Case 1: if $x \in A, x \in U$.
Case 2: if $x \in U, x \in U$.
$\forall x \in A \cup U, x \in U$.

Let $A$ be an arbitrary set and $A \subset U$.
By definition of subset, $\forall x \in A, x \in U$.
Suppose $x \in U$.
Then $x \in A \lor x \in U$, then $x \in A \cup U$.
$\forall x \in A, x \in A \cup U$.

$\forall x \in A \cup U, x \in U$.
$\forall x \in A, x \in A \cup U$.
By definition, $A \cup U = U$.

b)$A \cap \emptyset = \emptyset$

Let $A$ be an arbitrary set.
Suppose $x \in A \cap \emptyset$.
Then $x \in A \land x \in \emptyset$.
$x \in \emptyset$. Absurd.
Then $\not \exists x \mid x \in A \cap \emptyset$.

By the the definition of an empty set and the uniqueness of the empty set, $A \cap \emptyset = \emptyset$.

9 - De Morgan's Laws

a)$(A \cup B)^\complement = A^\complement \cap B^\complement$

b)$(A \cap B)^\complement = A^\complement \cup B^\complement$

10 - Absorption Laws

a)$A \cup (A \cap B) = A$

Let $A, B$ be arbitrary sets.
Suppose $x \in A \cup (A \cap B)$.
Then $x \in A \lor x \in (A \cap B)$.
Case 1: if $x \in A$, then $x \in A$.
Case 2: if $x \in A \cap B$, then $x \in A \land x \in B$, then $x \in A$.
$\forall A$, if $x \in A \cup (A \cap B)$, then $x \in A$.

Let $A, B$ be arbitrary sets.
Suppose $x \in A$.
Then $x \in A \lor x \in A \cup (A \cap B)$.
$\forall A$, if $x \in A$, then $x \in A \cup (A \cap B)$.

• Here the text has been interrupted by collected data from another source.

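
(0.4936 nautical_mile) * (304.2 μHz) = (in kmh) 1 nautical_mile = 1852 m, so 0.4936 nautical_mile = 0.4936 * 1852 = 914.1472 m. 1 μHz = 1e-06 Hz, so 304.2 μHz = 304.2 * 1e-06 = 0.0003042 Hz. Combine: 914.1472 m * 0.0003042 Hz = 0.27808358 m/s. 1 kmh = 0.27777778 m/s, so 0.27808358 m/s = 0.27808358 / 0.27777778 = 1.0011009 kmh ≈ 1.001 kmh (4 s.f.). Final answer: 1.001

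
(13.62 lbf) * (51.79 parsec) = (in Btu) 9.177e+16. Check: 1 lbf = 4.4482216 N, so 13.62 lbf = 13.62 * 4.4482216 = 60.584778 N. 1 parsec = 3.0856776e+16 m, so 51.79 parsec = 51.79 * 3.0856776e+16 = 1.5980724e+18 m. Combine: 60.584778 N * 1.5980724e+18 m = 9.6818863e+19 J. 1 Btu = 1055.0559 J, so 9.6818863e+19 J = 9.6818863e+19 / 1055.0559 = 9.1766576e+16 Btu ≈ 9.177e+16 Btu (4 s.f.).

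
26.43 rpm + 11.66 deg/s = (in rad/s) 1 rpm = 0.10471976 rad/s, so 26.43 rpm = 26.43 * 0.10471976 = 2.7677431 rad/s. 1 deg/s = 0.017453293 rad/s, so 11.66 deg/s = 11.66 * 0.017453293 = 0.20350539 rad/s. Sum: 2.7677431 + 0.20350539 = 2.9712485 rad/s. Result: 2.9712485 rad/s ≈ 2.971 rad/s (4 s.f.). Final answer: 2.971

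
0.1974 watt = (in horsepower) 0.0002647. Check: 0.1974 watt = 0.1974 W. 1 horsepower = 745.69987 W, so 0.1974 W = 0.1974 / 745.69987 = 0.00026471776 horsepower ≈ 0.0002647 horsepower (4 s.f.).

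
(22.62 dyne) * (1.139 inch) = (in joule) 6.544e-06. Check: 1 dyne = 1e-05 N, so 22.62 dyne = 22.62 * 1e-05 = 0.0002262 N. 1 inch = 0.0254 m, so 1.139 inch = 1.139 * 0.0254 = 0.0289306 m. Combine: 0.0002262 N * 0.0289306 m = 6.5441017e-06 J. 6.5441017e-06 J = 6.5441017e-06 joule ≈ 6.544e-06 joule (4 s.f.).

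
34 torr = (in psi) 0.6575. Check: 1 torr = 133.32237 Pa, so 34 torr = 34 * 133.32237 = 4532.9605 Pa. 1 psi = 6894.7573 Pa, so 4532.9605 Pa = 4532.9605 / 6894.7573 = 0.65745034 psi ≈ 0.6575 psi (4 s.f.).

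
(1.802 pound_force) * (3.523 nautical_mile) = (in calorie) 1 pound_force = 4.4482216 N, so 1.802 pound_force = 1.802 * 4.4482216 = 8.0156954 N. 1 nautical_mile = 1852 m, so 3.523 nautical_mile = 3.523 * 1852 = 6524.596 m. Combine: 8.0156954 N * 6524.596 m = 52299.174 J. 1 calorie = 4.184 J, so 52299.174 J = 52299.174 / 4.184 = 12499.803 calorie ≈ 1.25e+04 calorie (4 s.f.). Final answer: 1.25e+04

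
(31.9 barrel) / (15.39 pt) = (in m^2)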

$\forall A$, if $x \in A \cup (A \cap B)$, then $x \in A$.
$\forall A$, if $x \in A$, then $x \in A \cup (A \cap B)$.
By definition, $A \cup (A \cap B) = A$.

b)$A \cap (A \cup B) = A$

Let $A, B$ be arbitrary sets.
Suppose $x \in A \cap (A \cup B)$.
Then $x \in A \land x \in (A \cup B)$.
$x \in A$.
$\forall A$, if $x \in A \cap (A \cup B)$, then $x \in A$.

Let $A, B$ be arbitrary sets.
Suppose $x \in A$.
Then $x \in A \lor x \in B$, then $x \in (A \cup B)$.
Then $x \in A \land x \in (A \cup B)$, then $x \in A \cap (A \cup B)$.
$\forall A$, if $x \in A$, then $x \in A \cap (A \cup B)$.

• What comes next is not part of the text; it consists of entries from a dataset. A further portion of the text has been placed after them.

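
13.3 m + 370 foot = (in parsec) 4.086e-15. Check: 13.3 m is already in m. 1 foot = 0.3048 m, so 370 foot = 370 * 0.3048 = 112.776 m. Sum: 13.3 + 112.776 = 126.076 m. 1 parsec = 3.0856776e+16 m, so 126.076 m = 126.076 / 3.0856776e+16 = 4.0858449e-15 parsec ≈ 4.086e-15 parsec (4 s.f.).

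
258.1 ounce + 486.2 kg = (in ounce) 1.741e+04. Check: 1 ounce = 0.028349523 kg, so 258.1 ounce = 258.1 * 0.028349523 = 7.3170119 kg. 486.2 kg is already in kg. Sum: 7.3170119 + 486.2 = 493.51701 kg. 1 ounce = 0.028349523 kg, so 493.51701 kg = 493.51701 / 0.028349523 = 17408.3 ounce ≈ 1.741e+04 ounce (4 s.f.).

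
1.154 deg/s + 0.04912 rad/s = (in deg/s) 3.968. Check: 1 deg/s = 0.017453293 rad/s, so 1.154 deg/s = 1.154 * 0.017453293 = 0.0201411 rad/s. 0.04912 rad/s is already in rad/s. Sum: 0.0201411 + 0.04912 = 0.0692611 rad/s. 1 deg/s = 0.017453293 rad/s, so 0.0692611 rad/s = 0.0692611 / 0.017453293 = 3.9683687 deg/s ≈ 3.968 deg/s (4 s.f.).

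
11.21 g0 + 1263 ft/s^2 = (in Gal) 1 g0 = 9.80665 m/s^2, so 11.21 g0 = 11.21 * 9.80665 = 109.93255 m/s^2. 1 ft/s^2 = 0.3048 m/s^2, so 1263 ft/s^2 = 1263 * 0.3048 = 384.9624 m/s^2. Sum: 109.93255 + 384.9624 = 494.89495 m/s^2. 1 Gal = 0.01 m/s^2, so 494.89495 m/s^2 = 494.89495 / 0.01 = 49489.495 Gal ≈ 4.949e+04 Gal (4 s.f.). Final answer: 4.949e+04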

$\forall A$, if $x \in A \cap (A \cup B)$, then $x \in A$.
$\forall A$, if $x \in A$, then $x \in A \cap (A \cup B)$.
By definition, $A \cap (A \cup B) = A$.

11 - Complements of U and $\emptyset$

a)$U^\complement = \emptyset$

Let $A$ be an arbitrary set and $A \subset U$.
So, $\forall x \in A, x \in U$.
Suppose $x \in U^\complement$.
Then, $x \not \in U$. Absurd.
Then, $\not \exists x \mid x \in U^\complement$.

By the the definition of an empty set and the uniqueness of the empty set, $U^\complement = \emptyset$.

b)$\emptyset^\complement = U$

Suppose an arbitrary $x \in \emptyset^\complement$.
Then $x \not \in \emptyset$.
Then $x \in U$.
$\forall x \in \emptyset^\complement$, $x \in U$.

Suppose an arbitrary $x \in U$.
Then $x \not \in \emptyset$.
Then $x \in \emptyset^\complement$.
$\forall x \in U$, then $x \in \emptyset^\complement$.

$\forall x \in \emptyset^\complement$, $x \in U$.
$\forall x \in U$, then $x \in \emptyset^\complement$.
By definition, $\emptyset^\complement = U$.

12 - Set Difference Law

a)$A - B = A \cap B^\complement$

Let $A, B$ be arbitrary sets.
Suppose $x \in A - B$.
Then $x \in A \land x \not \in B$.
$x \in A$.
By definition, if $x \not \in B$, then $x \in B^\complement$.
Then, $x \in A \land x \in B^\complement$, then $x \in A \cap B^\complement$.
$\forall A, B$, if $x \in A - B$, then $x \in A \cap B^\complement$.

Let $A, B$ be arbitrary sets.
Suppose $x \in A \cap B^\complement$.
Then, $x \in A \land x \in B^\complement$.
If $x \in B^\complement$, then $x \not \in B$.
$x \in A$.
$If x \in A \land x \not \in B$, by definition, $x \in A - B$.
$\forall A, B$, if $x \in A \cap B^\complement$, $x \in A - B$.

$\forall A, B$, if $x \in A - B$, then $x \in A \cap B^\complement$.
$\forall A, B$, if $x \in A \cap B^\complement$, $x \in A - B$.
By definition, $A - B = A \cap B^\complement$.